«De Gaulle, excellent antidote à la société du spectacle»
L’ancien ministre de l’Economie Hervé Gaymard, député et président du conseil général de Savoie, est l’auteur de l’introduction d’une réédition du «Fil de l’épée» du Général de Gaulle (Perrin, 18 euros).
Quarante ans après, cela veut dire quoi, « gaulliste » ?
Je sais que le mot ne parle pas à tout le monde, notamment pas aux jeunes générations. Mais le gaullisme a une forme d’intemporalité, qui reste pour moi un engagement totalement justifié. C’est la capacité de dire non, le non-conformisme, et la volonté de dépasser les clivages partisans.

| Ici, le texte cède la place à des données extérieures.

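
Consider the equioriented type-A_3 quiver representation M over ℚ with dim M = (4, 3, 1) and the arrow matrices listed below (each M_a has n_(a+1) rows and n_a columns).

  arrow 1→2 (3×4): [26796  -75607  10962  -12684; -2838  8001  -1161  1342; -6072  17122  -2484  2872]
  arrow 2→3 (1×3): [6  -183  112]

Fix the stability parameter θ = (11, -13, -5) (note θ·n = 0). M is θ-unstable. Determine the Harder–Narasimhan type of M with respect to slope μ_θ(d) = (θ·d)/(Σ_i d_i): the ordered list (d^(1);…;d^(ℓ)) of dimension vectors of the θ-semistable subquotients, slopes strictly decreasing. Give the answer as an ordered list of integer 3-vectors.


Interval decomposition of M: I[1,1]^2, I[1,2], I[1,3], I[2,2].
HN type (ℓ=4): μ^(1)=11; μ^(2)=-1; μ^(3)=-7/3; μ^(4)=-13

((2, 0, 0); (1, 1, 0); (1, 1, 1); (0, 1, 0))


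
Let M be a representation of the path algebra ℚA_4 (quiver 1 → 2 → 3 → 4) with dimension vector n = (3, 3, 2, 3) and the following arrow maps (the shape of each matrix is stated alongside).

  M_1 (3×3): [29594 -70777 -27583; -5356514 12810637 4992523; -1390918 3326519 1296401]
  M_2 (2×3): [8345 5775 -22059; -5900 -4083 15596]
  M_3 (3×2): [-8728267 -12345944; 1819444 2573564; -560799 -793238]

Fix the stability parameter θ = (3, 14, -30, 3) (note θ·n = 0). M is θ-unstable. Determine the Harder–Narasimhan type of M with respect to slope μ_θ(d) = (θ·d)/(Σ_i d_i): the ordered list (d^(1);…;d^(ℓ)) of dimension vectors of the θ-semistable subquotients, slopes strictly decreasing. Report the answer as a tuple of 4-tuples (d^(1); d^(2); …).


Interval decomposition of M: I[1,1]^2, I[1,4], I[2,2], I[2,4], I[4,4].
HN type (ℓ=4): μ^(1)=14; μ^(2)=3; μ^(3)=-13/3; μ^(4)=-8

((0, 1, 0, 0); (2, 0, 0, 3); (1, 1, 1, 0); (0, 1, 1, 0))


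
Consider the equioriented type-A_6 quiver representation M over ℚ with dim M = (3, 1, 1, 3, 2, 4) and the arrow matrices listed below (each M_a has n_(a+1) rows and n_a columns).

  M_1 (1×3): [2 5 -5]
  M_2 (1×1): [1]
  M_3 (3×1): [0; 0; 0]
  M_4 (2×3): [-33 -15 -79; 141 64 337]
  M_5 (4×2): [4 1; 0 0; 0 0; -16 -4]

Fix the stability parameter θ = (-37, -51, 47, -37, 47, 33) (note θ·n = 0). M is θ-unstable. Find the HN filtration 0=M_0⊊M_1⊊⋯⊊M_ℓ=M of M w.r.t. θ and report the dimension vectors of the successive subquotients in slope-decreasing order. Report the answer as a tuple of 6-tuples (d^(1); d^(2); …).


Barcode: M ≅ I[1,1]^2, I[1,3], I[4,4], I[4,5], I[4,6], I[6,6]^3. HN layers by μ_θ (5 steps, strictly decreasing):
  μ^(1)=47; μ^(2)=40; μ^(3)=33; μ^(4)=-37; μ^(5)=-44

((0, 0, 1, 0, 1, 0); (0, 0, 0, 0, 1, 1); (0, 0, 0, 0, 0, 3); (2, 0, 0, 3, 0, 0); (1, 1, 0, 0, 0, 0))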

Cette définition est un peu vague…
Non, ce n’est pas vague de vouloir par exemple réconcilier la liberté économique et le progrès social, ce qui a caractérisé la politique du général de Gaulle : le plan Pinay-Rueff a enlevé beaucoup d’entraves à la croissance, mais avec, en même temps, un rôle fort de l’Etat en termes de pilotage stratégique. Ce modèle-là, quoi qu’on en dise, reste tout à fait valide. »

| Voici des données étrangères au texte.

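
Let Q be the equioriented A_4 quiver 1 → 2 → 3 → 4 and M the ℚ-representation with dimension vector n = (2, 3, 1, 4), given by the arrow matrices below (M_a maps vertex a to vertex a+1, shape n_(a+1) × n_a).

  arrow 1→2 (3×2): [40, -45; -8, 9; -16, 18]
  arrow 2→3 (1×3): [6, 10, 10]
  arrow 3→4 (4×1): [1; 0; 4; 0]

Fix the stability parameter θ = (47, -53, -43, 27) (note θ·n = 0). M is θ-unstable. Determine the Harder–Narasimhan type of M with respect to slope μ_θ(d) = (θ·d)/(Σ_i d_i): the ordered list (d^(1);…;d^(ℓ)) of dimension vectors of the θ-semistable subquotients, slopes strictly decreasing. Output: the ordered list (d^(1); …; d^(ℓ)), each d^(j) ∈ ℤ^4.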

Et que dit ce modèle de la réforme des retraites ?
Ne faisons pas parler de Gaulle sur tout ! Mais ce n’est pas par hasard qu’en 1945, il a créé le système de retraites par répartition. Le sauver aujourd’hui en ne transférant pas la responsabilité sur les générations futures me semble conforme à l’attitude de courage et de responsabilité qu’il a toujours eue.
Tout le monde se réclame aujourd’hui du Général : s’il est à tout le monde, il n’est à personne…
Il n’y a rien de plus menteur que l’unanimité. C’est vrai que le général de Gaulle est devenu iconique, les décennies passant, ce qui fait oublier le climat conflictuel dans lequel il a agi. Je me félicite de cette quasi-unanimité. Mais pour ma part, si je suis ardemment gaulliste, je suis également lucide sur les sujets peu ou mal traités de son vivant : par exemple sur l’éducation et la formation, il a été insuffisamment audacieux.
Pourquoi avoir supprimé le pèlerinage du 9 novembre à Colombey-les-Deux-Eglises ?
Il y a toujours du monde, qui va individuellement à Colombey. Il est vrai que Jean-Louis Debré a décidé, il y a plus de dix ans, de ne plus faire le traditionnel déplacement des parlementaires gaullistes. C’était plutôt une bonne chose, car c’était devenu pour beaucoup plus une habitude qu’une réelle démarche…
Nicolas Sarkozy s’en moque d’ailleurs longuement dans un de ses livres…
On peut donner acte à Nicolas Sarkozy de ne jamais avoir revendiqué la filiation et l’héritage gaullistes, même s’il a fait toutes ses classes au RPR, qui était l’expression politique du gaullisme du moment. Nicolas Sarkozy n’a jamais prétendu inscrire son action complètement dans la démarche gaulliste, il a toujours été clair de ce point de vue.
Quand vous refusez de voter la loi Besson sur l’immigration, le 12 octobre dernier, c’est par gaullisme ?
Oui, sans doute. Si je me suis abstenu, c’est parce que, s’agissant de la déchéance de la nationalité, le symbole est trop fort pour ce que la mesure a d’inopérant.
Le gaullisme, vous le rappelez dans l’introduction au « Fil de l’épée », c’est aussi un style, qu’on dit « gaullien ». N’a-t-il pas vieilli ?
Je ne le pense pas. Il y a une phrase bouleversante que le général de Gaulle prononce sur le parvis de l’Hôtel de Ville de Paris, le jour de la Libération : « le moment que nous vivons dépasse chacune de nos pauvres vies »… C’est ce qui m’a fait vibrer, adolescent, et continue à me faire vibrer à l’âge d’homme : cette volonté de se dépasser, de lever les yeux vers la ligne d’horizon. On n’y parvient pas toujours, mais c’est très important dans l’action politique d’avoir un idéal. Pour moi, c’est le gaullisme, pour d’autres ce sera le socialisme ou le communisme, mais je plains ceux qui sont en politique sans une idée qui les porte.
Comment être encore gaullien au temps des Guignols, de Michel Drucker et du buzz ?
C’est un excellent antidote. Je suis complètement de mon époque, et je pense qu’il faut s’adresser à l’intelligence des gens, refuser cette forme de dévaluation compétitive permanente qu’est devenue la société du spectacle, avec une dérision et un relativisme généralisés.